Kishimoto responded, “the Board (of Education) did vote back in February to continue those differentials for next year, and so teachers who were receiving those differentials and teachers who are moving new into those shortage areas, hard-to-fill areas, that letter on differentials, they already knew in February that that’s going to continue based on board action, and then there’s a letter we’re sending out to teachers, it may have gone out this week already, that gives them all of the information to confirm yes, that’s still in place.”

Teacher stabilization payments offered in at least 8 other states

Hallet, HIDOE’s CFO, raised questions about the $2,200 stabilization payments to all public school teachers approved by lawmakers. Gov. David Ige, who has until mid-July to sign or veto the proposal, has criticized the payments.

Hallet said, “There is some concern with alignment with that in the collective bargaining requirements.” claiming that the teacher stabilization payments require collective bargaining.

Rosenlee responded by saying, “HSTA disagrees with the presentation from the DOE that teacher bonuses are prohibited and that teacher bonuses require collective bargaining.”

The federal pandemic relief funds for education specifically allow money to be used for employing existing or hiring new school staff, Rosenlee added.

“Many other states, including Vermont, Michigan, South Carolina, South Dakota, Tennessee, Oklahoma, Georgia, and Oregon, are using this funding for bonuses for teachers,” Rosenlee said.

“In Hawaii, there is clear precedent of increasing payments to teachers outside of the collective bargaining process, including shortage differentials,” Rosenlee said.

In addition, the Legislature has approved $5,000 bonuses for teachers with national board certification (NBCTs) and another $5,000 for those NBCTs who work in hard-to-staff locations, he said.

Kishimoto, the schools superintendent, said the U.S. Department of Education requires the state to submit its application to use federal pandemic school funds by June 7. The HIDOE has requested an extension until July 1 to bring a draft plan to the BOE for approval at its next meeting on June 17, Kishimoto said, to complete a public engagement process and meet the July 1 deadline.

The federal funds require the state to “assure that we have stakeholder input,” Kishimoto said.

The HIDOE plans to treat the Legislature’s budget bills “as critical stakeholder input, along with board input, employees, partners, students and community and parents,” Kishimoto added.

Even with the passage of state legislative bills and hundreds of millions of dollars in federal stimulus money, the HIDOE still faces at least a $129 million projected shortfall for the next two fiscal years, Hallet told the board.

Despite an infusion of federal funds, Hallet said, “the (education) department failed to secure or was unable to secure predictable, reliable funding for schools over the next two years.”

Kapela, Kona lawmaker and House Education Committee vice chair, said, “I know that more must be done in order to strengthen the DOE’s budget, which continues to bear a disproportionate amount of our state’s financial burdens.
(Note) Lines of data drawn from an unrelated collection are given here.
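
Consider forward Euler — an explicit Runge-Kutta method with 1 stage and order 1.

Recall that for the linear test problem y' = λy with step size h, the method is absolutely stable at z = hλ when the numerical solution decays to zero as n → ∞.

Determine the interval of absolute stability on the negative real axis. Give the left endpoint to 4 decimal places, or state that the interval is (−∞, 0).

Set f=λy, z=hλ:
  order 1, 1-stage ⇒ R(z)=1+z
  (e.g. R(-0.94)=0.06000, |R|=0.06000)

Find x<0 with |R(x)|<1.
x=-0.94: |R|=0.0600
|R(-1.81)|=0.8100 |R(-1.23)|=0.2300 |R(-1.07)|=0.0700
Bisect:
  x_lo=-2.7601 |R|=1.7601  x_hi=-0.1718 |R|=0.8282
  mid=-1.46594 |R|=0.46594 →hi
  mid=-2.11303 |R|=1.11303 →lo
  mid=-1.78948 |R|=0.78948 →hi
  mid=-1.95126 |R|=0.95126 →hi
  mid=-2.03214 |R|=1.03214 →lo
  mid=-1.99170 |R|=0.99170 →hi
  mid=-2.01192 |R|=1.01192 →lo
  mid=-2.00181 |R|=1.00181 →lo
  mid=-1.99675 |R|=0.99675 →hi
  mid=-1.99928 |R|=0.99928 →hi
  ...
  [-2.00007,-1.99991] ⇒ x*=-2.0000
Stable set (-2.0000, 0).

(-2.0000, 0).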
When the federal relief funds expire, the department’s budget will need to be repaired. I am steadfastly committed to working with each and every one of you to not only restore the DOE’s base budget but to increase funding for our public school system.”

Rosenlee, HSTA’s president, said, “HSTA recognizes the DOE’s need to restore its base budget for next year, and will advocate with the DOE during the legislative session to restore the base budget. As the economy improves, there is a great opportunity to use the stimulus funds to create systemic changes including AC for our schools.”

State lawmakers allocated “potentially up to $70 million for air conditioning, to air-condition the remainder of Hawaii’s hot classrooms,” Rosenlee told the BOE.

“This is a unique opportunity to finally make sure that we air-condition our classrooms,” Rosenlee added.